The car runs fine otherwise, just shutters and dies if the A/C is on and I'm idling. I put in new plugs and a purge valve, but the check engine light keeps going on and off over the past year. I replaced the purge valve a year ago and the spark plugs last month, the light went off for a few days after the valve was changed then it came back on, but then went off over the winter, then came back on a few months ago. I don't have an IAC valve for my model. She runs fine while going 40 or so with the A/C on. but as soon as I get to a light, within seconds she shutters and dies. She'll start right up as long as I turn the A/C off. The belt if fine too.

  • Welcome to Motor Vehicle Maintenance & Repair! What codes are occuring? Apr 22, 2020 at 11:07
  • @Pᴀᴜʟsᴛᴇʀ2 ask if the OBD2 (elm interface) scanner has been used to know the codes set by car. There seems some electric issue with the car.
    – user30612
    Apr 22, 2020 at 17:32
  • More than likely the intake throttle body needs a good cleaning.
    – Moab
    Apr 22, 2020 at 18:01

1 Answer 1


Please use the OBD2 scanner to know the DTC codes, if any being set by the car ECM and you are seeing a check engine light.

There are probably two technical aspects in case any car behaves like that; mechanical and electrical.

It would be easy to answer, if you could use OBD2 scanner available on the market (online) and tell us the DTC Codes set by your car ECM/ECU.

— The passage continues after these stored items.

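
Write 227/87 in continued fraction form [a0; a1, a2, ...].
[2; 1, 1, 1, 1, 3, 1, 3]

Euclidean algorithm steps:
227 = 2 × 87 + 53
87 = 1 × 53 + 34
53 = 1 × 34 + 19
34 = 1 × 19 + 15
19 = 1 × 15 + 4
15 = 3 × 4 + 3
4 = 1 × 3 + 1
3 = 3 × 1 + 0
Continued fraction: [2; 1, 1, 1, 1, 3, 1, 3]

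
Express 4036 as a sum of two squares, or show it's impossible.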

By the meantime, it seems your car engine is not able to bear the load of your AC compressor. As soon as you switch on the AC, the clutch in the compressor gear and pulley is engaged with the crank pulley. The compressor mechanically compresses the refrigerant. But sometimes compressor, the heart of any HVAC system fails to function properly and it generates lot much load on the car engine, so it stops at idling RPM.

The "divide and rule" is also a good tactic to pin-point the car issues. It reduces the pain of troubleshooting the car problems the like you are facing.

If you are a technically inclined do-it-yourselfer, temporarily remove the car AC belt and check if the car stops or not when you switch on the AC system. If not, then the problem is certainly with the AC compressor and/or the tensioner.

Nonetheless, if engine stops the same way after removal of the belt too, there might be some other electrical or sensor issues out there. So, the OBD2 scan results are needed for better diagnosis.

P.S. Please apply the general mantra of "safety first", all the time you do such test experiments !!